Su autoridad se extendía nominalmente sobre un territorio más grande que algunas naciones de Europa, pero sólo era efectiva en la población donde había establecido su Estado Mayor y en otros grupos urbanos ocupados por sus tropas.
La importancia de estas tropas también era más ilusoria que real. Vistas desde las oficinas ministeriales de Méjico, constaban de una docena de miles de hombres, con casi igual número de caballos. Sobre el terreno de las operaciones los regimientos se achicaban hasta convertirse en partidas; los miles de combatientes bajaban á ser centenares; y los caballos, que debían estar próximos á morir de un reventón, según las montañas de forraje que llevaban consumidas—a juzgar por las cuentas pagadas por el Ministerio de la Guerra—, eran escuálidos jamelgos que pastaban en los campos de los particulares, alimentándose á la ventura con lo que podían encontrar.
El general, siguiendo una respetable tradición, se guardaba tranquilamente los sueldos de los combatientes que no existían y el valor de los piensos que jamás habían olido sus caballos. De algún modo debía pagar la patria los servicios pretéritos de sus héroes y los que le seguirían prestando en el resto de sus días.

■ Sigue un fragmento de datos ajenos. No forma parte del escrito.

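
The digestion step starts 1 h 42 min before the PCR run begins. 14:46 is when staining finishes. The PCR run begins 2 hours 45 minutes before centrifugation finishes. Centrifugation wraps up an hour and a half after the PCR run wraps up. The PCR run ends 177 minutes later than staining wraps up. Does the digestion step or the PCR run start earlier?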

Continuaba en guerra el país. En vano el gobierno de la capital hacía decir á los periódicos que sólo se mantenían en armas algunos bandidos, á los que pensaba exterminar de un momento á otro. Lo de que fuesen bandidos ó no lo fuesen quedaba reservado á la apreciación siempre divergente de los gobernantes y de sus enemigos; pero lo cierto era que los que corrían montes y campos, haciendo saltar trenes con dinamita, quemando poblaciones, fusilando prisioneros y llevándose mujeres, habían convivido como camaradas de armas con los mismos que marchaban ahora en su persecución.
Martínez se tuteaba con todos los insurrectos que tenía encargo de fusilar así que cayesen en sus manos. Meses antes eran todavía tan generales como él. Hasta le obligaban á marchar contra su antiguo ídolo el temible Villa, y procuraba hacerlo con la mayor discreción, como un esgrimista novel que se bate con su maestro.
Perseguidos y perseguidores parecían evitar los golpes decisivos. Los adversarios de Martínez propalaban en la capital que éste tenía más empeño en eternizar la guerra que los mismos insurrectos. La paz significaba para él, como para los otros jefes de operaciones, la supresión de los regimientos fantasmas y de los piensos de la caballada no menos irreales.
Pero el valeroso Doroteo despreciaba estas invenciones de la malevolencia. ¡Qué hombre ilustre carece de envidiosos!